Chronik | Welt
28.05.2017

Gedichte vorgelesen: Festnahme von Zehnjährigem schockiert Russen

Bub wurde wegen angeblichen Bettelns gewaltsam abgeführt.

Ein Video von der brutalen Festnahme eines Zehnjährigen, der auf der Straße Gedichte rezitierte, hat in Russland für Empörung gesorgt. Auf dem Video, das am Samstag von russischen Fernsehsendern verbreitet wurde, ist zu sehen, wie der Bub von mehreren Polizeibeamten in Gewahrsam genommen wird und dabei "Rettet mich" ruft.
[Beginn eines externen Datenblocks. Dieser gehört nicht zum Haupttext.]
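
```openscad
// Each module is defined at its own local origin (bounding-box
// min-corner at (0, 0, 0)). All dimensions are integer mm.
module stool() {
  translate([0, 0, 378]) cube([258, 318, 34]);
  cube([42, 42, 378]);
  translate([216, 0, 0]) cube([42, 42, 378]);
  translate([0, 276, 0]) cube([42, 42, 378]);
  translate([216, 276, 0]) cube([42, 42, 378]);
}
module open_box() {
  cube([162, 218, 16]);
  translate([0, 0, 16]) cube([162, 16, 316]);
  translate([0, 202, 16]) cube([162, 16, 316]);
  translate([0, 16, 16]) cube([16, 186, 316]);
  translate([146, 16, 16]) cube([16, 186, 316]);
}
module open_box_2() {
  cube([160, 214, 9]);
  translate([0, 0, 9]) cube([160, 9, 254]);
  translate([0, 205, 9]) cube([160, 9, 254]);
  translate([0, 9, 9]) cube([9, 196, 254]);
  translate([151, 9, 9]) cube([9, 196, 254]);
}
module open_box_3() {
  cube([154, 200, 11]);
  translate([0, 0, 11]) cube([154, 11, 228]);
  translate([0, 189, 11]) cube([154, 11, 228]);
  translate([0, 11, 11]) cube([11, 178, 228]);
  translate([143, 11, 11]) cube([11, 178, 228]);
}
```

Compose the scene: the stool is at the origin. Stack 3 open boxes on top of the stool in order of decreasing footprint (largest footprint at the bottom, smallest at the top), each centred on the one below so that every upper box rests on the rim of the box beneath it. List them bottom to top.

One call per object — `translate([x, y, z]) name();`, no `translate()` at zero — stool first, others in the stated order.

stool();
translate([48, 50, 412]) open_box();
translate([49, 52, 744]) open_box_2();
translate([52, 59, 1007]) open_box_3();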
Sein Name wurde mit Oskar Mironow angegeben.

Der Vorfall ereignete sich den Berichten zufolge am Freitagabend auf einer Straße im Zentrum von Moskau. Die Beamten hatten den Zehnjährigen verdächtigt, verbotenerweise auf der Straße zu betteln. Dem widersprach Oskars Stiefmutter, die in der Nähe auf einer Bank gesessen war und das Video gemacht hatte. Ihr Stiefsohn habe Gedichte aufgesagt, um sein schauspielerisches Talent zu trainieren, sagte sie den Berichten zufolge.

Der Bub und seine Stiefmutter wurden von den Polizeibeamten auf eine Wache mitgenommen. Dort hätten sie etwa vier Stunden zubringen müssen, berichtete die Website "Ovdinfo", die Festnahmen der Polizei unter die Lupe nimmt. Erst nach Mitternacht hätten die beiden nach Hause gehen dürfen.

Polizei entschuldigte sich

Der Anwalt Anatoli Kutscherena, der sich als Verteidiger des Ex-US-Geheimdienstmitarbeiters Edward Snowden einen Namen gemacht hat, begab sich in die Polizeiwache. Nach seinen Angaben entschuldigte sich die Polizei bei Oskars Eltern. Nach Angaben der Polizei wurde gegen Oskars Vater jedoch eine Geldstrafe in Höhe von 500 Rubel (acht Euro) verhängt, weil er seine elterlichen Pflichten vernachlässigt habe.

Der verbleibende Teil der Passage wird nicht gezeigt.